Minggu, 30 April 2017

Senja itu... #Cerpen1


            Cinta? Jika membahas cinta senja kali itu selalu teringat. Senja itu banyak maknanya, entah bagiku, bagi kalian, atau siapa saja. Yang pasti setiap senja menyimpan cerita sendiri untuk setiap orang. Merah, merona penuh bahagia atau kadang juga hitam, pekat penuh duka selalu senja hadirkan. Walaupun senja berubah-ubah tapi langit selalu menerima apa adanya. Damai penuh makna selalu senja hadirkan setiap kali aku melihat betapa ikhlasnya mentari melepas siang menyambut malam, melepaskan segalanya bersama dengan pulangnya sang pejuang nafkah dari peraduan, untuk melepaskan penat seharian setelah berargumen dengan keletihan.

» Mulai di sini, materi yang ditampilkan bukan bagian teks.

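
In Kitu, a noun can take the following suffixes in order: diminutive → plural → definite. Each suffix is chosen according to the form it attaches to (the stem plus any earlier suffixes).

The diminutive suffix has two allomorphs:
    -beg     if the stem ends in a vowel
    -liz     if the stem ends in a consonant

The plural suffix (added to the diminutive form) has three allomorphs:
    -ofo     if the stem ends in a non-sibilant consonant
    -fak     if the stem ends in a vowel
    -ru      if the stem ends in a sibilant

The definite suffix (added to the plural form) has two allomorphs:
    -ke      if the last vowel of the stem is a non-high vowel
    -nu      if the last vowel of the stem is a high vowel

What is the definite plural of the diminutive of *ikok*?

ikoklizrunu

Since the final sound of *ikok* is /k/ (a consonant), it takes -liz, giving *ikokliz*.
Since the final sound of the diminutive form *ikokliz* is /z/ (a sibilant), it takes -ru, giving *ikoklizru*.
The plural form *ikoklizru* — last vowel /u/ (a high vowel) → -nu → *ikoklizrunu*.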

            Lamunanku tentang senja seringkali berakhir saat dipanggil Ibu untuk masuk kerumah karena tidak baik untuk berlama-lama diluar saat menjelang maghrib. Ibu sering bertanya apa alasanku tak pernah melewatkan senja sekalipun walaupun sekedar melihat dari teras rumah. Sebenarnya aku tahu alasannya tapi sulit untuk mengungkapkannya. Aku adalah anak yang sejak kecil sangat tertutup pada Ibu terutama soal asmara. Terlebih lagi Ayah meninggalkan kami untuk selamanya sejak aku berumur 6 tahun, jadi Ibu lebih banyak menghabiskan waktu di Kantor dan kekurangan waktu untukku apalagi sekedar bercerita hal-hal yang kukira tidak begitu penting.
“Sudah kenyang lihat senja?” tanya Ibu dengan mimik wajah mengejek.

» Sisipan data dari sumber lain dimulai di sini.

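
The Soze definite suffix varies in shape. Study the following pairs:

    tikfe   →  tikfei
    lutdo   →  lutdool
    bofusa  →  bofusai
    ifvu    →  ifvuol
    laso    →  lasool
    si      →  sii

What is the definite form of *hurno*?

Looking at the last vowel of each stem: -ol when the last vowel of the stem is a rounded vowel (*lutdo*, *ifvu*, *laso*); -i when the last vowel of the stem is an unrounded vowel (*tikfe*, *bofusa*, *si*).
Since the last vowel of *hurno* is /o/ (a rounded vowel), it takes -ol, giving *hurnool*.

hurnool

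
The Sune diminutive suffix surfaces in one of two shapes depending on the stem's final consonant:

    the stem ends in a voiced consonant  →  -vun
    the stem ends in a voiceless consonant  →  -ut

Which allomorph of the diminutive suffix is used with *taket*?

The final consonant of *taket* is /t/, which is voiceless, so the suffix is -ut.

-ut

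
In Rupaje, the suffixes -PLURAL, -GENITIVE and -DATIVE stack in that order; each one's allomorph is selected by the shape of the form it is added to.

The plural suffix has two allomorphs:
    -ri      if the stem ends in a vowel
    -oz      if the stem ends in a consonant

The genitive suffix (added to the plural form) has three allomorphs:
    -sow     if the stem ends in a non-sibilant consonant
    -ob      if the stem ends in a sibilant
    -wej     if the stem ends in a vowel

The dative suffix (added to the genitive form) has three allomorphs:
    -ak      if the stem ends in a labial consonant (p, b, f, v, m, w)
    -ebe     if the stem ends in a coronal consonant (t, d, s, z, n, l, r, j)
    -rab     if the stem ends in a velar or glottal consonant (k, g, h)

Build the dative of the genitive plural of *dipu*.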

“ahh Ibu, aku cuma senang lihat senja kok bu, cantik, indah, penuh makna” Jawabku dengan teori seadanya.
“Halah Tia..Tia.. coba jujur aja sama ibunya sendiri. Eh iya, teman kecil kamu si Dion apa kabar ya Tia? Dulu sering main layangan bareng kamu kan? Hahaha”
“Si Ibu ingat aja temen-temenku, gaktau ya bu apakabarnya.”
            Pertanyaan Ibu berhasil membawaku pada kenangan bertahun-tahun lalu, Dion adalah teman akrabku, sangat akrab karena kami berada di kompleks perumahan yang berdekatan. Makan bersama, Dion juga sering menemaniku main masak-masakan, aku juga menemani Dion main bola. Karena tak ada lagi anak kompleks yang seusia dengan kami makanya kemana-mana kami hanya main berdua. Sayangya Ayah Dion pindah tugas saat kami duduk di kelas 6 SD, dipindahkan ke Kalimantan Barat dan tentunya sangat jauh dengan Jawa Timur. Tapi klimaks dari flashback ku ini bukanlah Dion melainkan Irul. Setelah berpisah dengan teman kecilku Dion, aku masuk SMP yang tidak begitu jauh dari kompleks, butuh waktu sekitar 20 menit untuk sampai kesana.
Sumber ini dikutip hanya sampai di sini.